After I performed at the Bay Area Black Comedy Fest, the producer, Tony Spires said my material was over a lot of people's heads. Maybe that's true, but it's only because stereotypical "black comedy" has been holding their heads under water for so long with bullshit.
What does it say to a comedian who sees what happened to me? You better stick to the script? Standup comedy should not be about a script.
As a comic, I know I can't appeal to everyone. Even the biggest names have their detractors. Plenty of people think Jerry Seinfeld is a talentless hack or that Chris Rock lacks intelligent material. I know both views are wrong, but knowing that doesn't make it easy to deal with. No one wants to be rejected by their own people. It's like being kicked out by your family.

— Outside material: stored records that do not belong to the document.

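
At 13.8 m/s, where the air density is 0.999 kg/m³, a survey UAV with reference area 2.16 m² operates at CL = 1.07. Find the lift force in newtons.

L = 220 N

L = ½ρv²S·CL = ½ × 0.999 × 13.8² × 2.16 × 1.07 = 220 N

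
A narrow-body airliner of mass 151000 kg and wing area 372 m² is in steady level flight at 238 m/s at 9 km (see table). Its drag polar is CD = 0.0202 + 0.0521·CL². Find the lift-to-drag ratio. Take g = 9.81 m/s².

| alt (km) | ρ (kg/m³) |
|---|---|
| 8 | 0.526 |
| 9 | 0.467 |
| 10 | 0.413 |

At 9 km, from the table: ρ = 0.467 kg/m³.
Level flight ⇒ L = W = m·g = 151000 × 9.81 = 1.4813×10^6 N.
Dynamic pressure q = 0.5 × 0.467 × 238² = 13230 Pa.
CL = 2W/(ρv²S) = 2×1.4813×10^6/(0.467×238²×372) = 0.3011.
CD = 0.0202 + 0.0521 × 0.3011² = 0.02492.
L/D = CL/CD = 0.3011 / 0.02492 = 12.1

L/D = 12.1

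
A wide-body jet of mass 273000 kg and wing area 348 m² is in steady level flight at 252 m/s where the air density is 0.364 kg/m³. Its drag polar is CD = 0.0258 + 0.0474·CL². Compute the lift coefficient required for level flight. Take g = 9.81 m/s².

CL = 0.666

In steady level flight, lift balances weight: W = mg = 273000 × 9.81 = 2.6781×10^6 N.
Dynamic pressure q = 0.5 × 0.364 × 252² = 11560 Pa.
Required CL = L/(qS) = 2.6781×10^6/(11560·348) = 0.6659.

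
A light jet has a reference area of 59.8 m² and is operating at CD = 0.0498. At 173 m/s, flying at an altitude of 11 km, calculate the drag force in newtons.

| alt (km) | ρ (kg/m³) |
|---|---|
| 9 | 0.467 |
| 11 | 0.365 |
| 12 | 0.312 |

D = 16300 N

At 11 km, from the table: ρ = 0.365 kg/m³.
Dynamic pressure q = ½ρv² = ½ × 0.365 × 173² = 5462 Pa.
D = q·S·CD = 5462 × 59.8 × 0.0498 = 16300 N ≈ 16.3 kN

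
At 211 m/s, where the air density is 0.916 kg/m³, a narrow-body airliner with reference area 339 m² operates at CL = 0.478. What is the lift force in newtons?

L = ½ρv²S·CL = ½ × 0.916 × 211² × 339 × 0.478 = 3.3×10^6 N ≈ 3300 kN

L = 3.3×10^6 N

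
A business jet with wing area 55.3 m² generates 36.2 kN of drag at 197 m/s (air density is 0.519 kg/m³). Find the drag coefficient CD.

From D = ½ρv²S·CD, rearranging gives CD = 2D/(ρv²S).
CD = 2 × 36200 / (0.519 × 197² × 55.3) = 0.065

CD = 0.065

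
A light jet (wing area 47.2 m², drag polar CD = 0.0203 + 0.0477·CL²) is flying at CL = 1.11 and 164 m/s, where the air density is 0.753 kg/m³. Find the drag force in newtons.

D = 37800 N

CD = 0.0203 + 0.0477 × 1.11² = 0.07907
D = ½ρv²S·CD = ½ × 0.753 × 164² × 47.2 × 0.07907 = 37800 N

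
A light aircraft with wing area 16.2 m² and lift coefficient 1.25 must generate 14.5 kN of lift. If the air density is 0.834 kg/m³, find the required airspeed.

L = ½ρv²S·CL ⇒ v = √(2L/(ρ·S·CL))
v = √(2 × 14500 / (0.834 × 16.2 × 1.25)) = √1717 = 41.4 m/s

v = 41.4 m/s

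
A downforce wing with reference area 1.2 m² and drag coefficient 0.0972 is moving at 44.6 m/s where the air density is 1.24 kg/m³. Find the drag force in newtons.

D = ½ρv²S·CD = ½ × 1.24 × 44.6² × 1.2 × 0.0972 = 144 N

D = 144 N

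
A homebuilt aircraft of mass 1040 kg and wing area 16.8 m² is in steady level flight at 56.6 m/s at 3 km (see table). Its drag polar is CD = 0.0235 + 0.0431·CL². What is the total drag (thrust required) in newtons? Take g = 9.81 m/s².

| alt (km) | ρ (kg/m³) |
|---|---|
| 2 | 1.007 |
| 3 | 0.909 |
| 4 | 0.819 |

At 3 km, from the table: ρ = 0.909 kg/m³.
Level flight ⇒ L = W = m·g = 1040 × 9.81 = 10202 N.
q = ½ρv² = ½ × 0.909 × 56.6² = 1456 Pa.
CL = 2W/(ρv²S) = 2×10202/(0.909×56.6²×16.8) = 0.4171.
CD = 0.0235 + 0.0431 × 0.4171² = 0.031.
D = q·S·CD = 1456 × 16.8 × 0.031 = 758.2 N

D = 758 N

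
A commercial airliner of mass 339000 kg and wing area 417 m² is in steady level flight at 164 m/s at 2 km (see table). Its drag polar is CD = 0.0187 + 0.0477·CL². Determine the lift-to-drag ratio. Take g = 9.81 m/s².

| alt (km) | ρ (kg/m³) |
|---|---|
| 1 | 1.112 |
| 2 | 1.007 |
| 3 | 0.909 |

L/D = 16.7

At 2 km, from the table: ρ = 1.007 kg/m³.
Weight W = mg = 339000 × 9.81 = 3.3256×10^6 N; in level flight L = W.
q = ½ρv² = ½ × 1.007 × 164² = 13540 Pa.
CL = 2W/(ρv²S) = 2×3.3256×10^6/(1.007×164²×417) = 0.5889.
CD = 0.0187 + 0.0477 × 0.5889² = 0.03524.
L/D = CL/CD = 0.5889 / 0.03524 = 16.7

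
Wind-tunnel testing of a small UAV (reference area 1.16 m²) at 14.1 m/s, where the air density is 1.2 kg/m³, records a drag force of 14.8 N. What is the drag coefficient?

From D = ½ρv²S·CD, rearranging gives CD = 2D/(ρv²S).
CD = 2 × 14.8 / (1.2 × 14.1² × 1.16) = 0.107

CD = 0.107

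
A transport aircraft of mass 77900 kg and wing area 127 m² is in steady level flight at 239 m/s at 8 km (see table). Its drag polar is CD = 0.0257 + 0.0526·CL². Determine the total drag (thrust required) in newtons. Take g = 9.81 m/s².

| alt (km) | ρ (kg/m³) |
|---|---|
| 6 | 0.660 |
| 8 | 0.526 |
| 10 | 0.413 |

D = 65100 N

At 8 km, from the table: ρ = 0.526 kg/m³.
Weight W = mg = 77900 × 9.81 = 7.642×10^5 N; in level flight L = W.
Dynamic pressure q = 0.5 × 0.526 × 239² = 15020 Pa.
Required CL = L/(qS) = 7.642×10^5/(15020·127) = 0.4005.
CD = 0.0257 + 0.0526 × 0.4005² = 0.03414.
D = q·S·CD = 15020 × 127 × 0.03414 = 65130 N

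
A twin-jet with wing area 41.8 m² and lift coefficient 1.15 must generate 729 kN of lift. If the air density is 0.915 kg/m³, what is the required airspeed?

v = 182 m/s

L = ½ρv²S·CL ⇒ v = √(2L/(ρ·S·CL))
v = √(2 × 7.29×10^5 / (0.915 × 41.8 × 1.15)) = √33150 = 182 m/s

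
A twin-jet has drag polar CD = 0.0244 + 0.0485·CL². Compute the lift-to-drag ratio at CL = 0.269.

CD = 0.0244 + 0.0485 × 0.269² = 0.02791
L/D = CL/CD = 0.269 / 0.02791 = 9.64

L/D = 9.64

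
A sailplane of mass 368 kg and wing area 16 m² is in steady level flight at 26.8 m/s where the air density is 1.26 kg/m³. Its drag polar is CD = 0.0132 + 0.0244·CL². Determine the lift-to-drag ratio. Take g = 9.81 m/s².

L/D = 25.9

In steady level flight, lift balances weight: W = mg = 368 × 9.81 = 3610.1 N.
Dynamic pressure q = 0.5 × 1.26 × 26.8² = 452.5 Pa.
CL = 2W/(ρv²S) = 2×3610.1/(1.26×26.8²×16) = 0.4986.
CD = 0.0132 + 0.0244 × 0.4986² = 0.01927.
L/D = CL/CD = 0.4986 / 0.01927 = 25.9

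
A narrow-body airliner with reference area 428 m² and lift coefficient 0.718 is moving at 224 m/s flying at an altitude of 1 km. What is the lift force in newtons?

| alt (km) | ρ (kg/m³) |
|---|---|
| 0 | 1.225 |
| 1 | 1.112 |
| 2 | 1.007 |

L = 8.57×10^6 N

At 1 km, from the table: ρ = 1.112 kg/m³.
L = ½ρv²S·CL = ½ × 1.112 × 224² × 428 × 0.718 = 8.57×10^6 N ≈ 8570 kN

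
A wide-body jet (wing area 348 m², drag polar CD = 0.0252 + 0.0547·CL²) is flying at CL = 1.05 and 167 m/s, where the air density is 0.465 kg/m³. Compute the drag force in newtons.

D = 1.93×10^5 N

CD = 0.0252 + 0.0547 × 1.05² = 0.08551
D = ½ρv²S·CD = ½ × 0.465 × 167² × 348 × 0.08551 = 1.93×10^5 N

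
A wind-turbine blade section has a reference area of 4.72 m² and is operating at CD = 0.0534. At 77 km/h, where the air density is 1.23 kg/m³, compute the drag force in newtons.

D = 70.9 N

Convert speed: v = 77 km/h ÷ 3.6 = 21.39 m/s.
D = ½ρv²S·CD = ½ × 1.23 × 21.39² × 4.72 × 0.0534 = 70.9 N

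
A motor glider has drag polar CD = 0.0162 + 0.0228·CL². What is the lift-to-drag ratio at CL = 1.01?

CD = 0.0162 + 0.0228 × 1.01² = 0.03946
L/D = CL/CD = 1.01 / 0.03946 = 25.6

L/D = 25.6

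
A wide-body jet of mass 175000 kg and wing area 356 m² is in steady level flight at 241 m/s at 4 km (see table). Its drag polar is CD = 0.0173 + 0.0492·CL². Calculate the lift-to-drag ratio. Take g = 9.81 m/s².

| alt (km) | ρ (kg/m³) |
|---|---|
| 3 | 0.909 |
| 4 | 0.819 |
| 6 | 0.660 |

L/D = 10.5

At 4 km, from the table: ρ = 0.819 kg/m³.
Level flight ⇒ L = W = m·g = 175000 × 9.81 = 1.7168×10^6 N.
q = ½ρv² = ½ × 0.819 × 241² = 23780 Pa.
CL = 2W/(ρv²S) = 2×1.7168×10^6/(0.819×241²×356) = 0.2028.
CD = 0.0173 + 0.0492 × 0.2028² = 0.01932.
L/D = CL/CD = 0.2028 / 0.01932 = 10.5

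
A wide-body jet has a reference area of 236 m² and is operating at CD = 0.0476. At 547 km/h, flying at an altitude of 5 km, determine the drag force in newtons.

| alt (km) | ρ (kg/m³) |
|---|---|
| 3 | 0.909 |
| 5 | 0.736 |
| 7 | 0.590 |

At 5 km, from the table: ρ = 0.736 kg/m³.
Convert speed: v = 547 km/h ÷ 3.6 = 151.9 m/s.
Dynamic pressure q = ½ρv² = ½ × 0.736 × 151.9² = 8496 Pa.
D = q·S·CD = 8496 × 236 × 0.0476 = 95400 N ≈ 95.4 kN

D = 95400 N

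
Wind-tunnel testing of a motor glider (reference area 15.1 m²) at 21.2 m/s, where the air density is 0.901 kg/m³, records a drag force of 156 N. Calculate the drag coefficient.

CD = 0.051

From D = ½ρv²S·CD, rearranging gives CD = 2D/(ρv²S).
CD = 2 × 156 / (0.901 × 21.2² × 15.1) = 0.051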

And the family is dysfunctional. The family is often homophobic and misinformed. I heard one performer repeat the urban myth that black women have the highest AIDS rates because of black men on the downlow. This is not true, but it's a convenient bogeyman. It just hurt to see that joke work so well because people believed the bad science behind it. They weren't laughing out of a sense of irony. They were laughing out of a sense of ignorance.
It's pretty good timing that on my way to the show I was listening to a hip hop artist from Oakland ( Brutha Los) talk about the state of rap music. "Rap music is basically hair metal. It's built on black death and is nihilistic at best. It's a parody of itself. But rap music is not hip hop."
I think those words prepared me to go through what I did. "Black comedy" is not black comedy. In other words, I too am black comedy, but the mass production of stereotypical images has led an audience to believe I don't belong.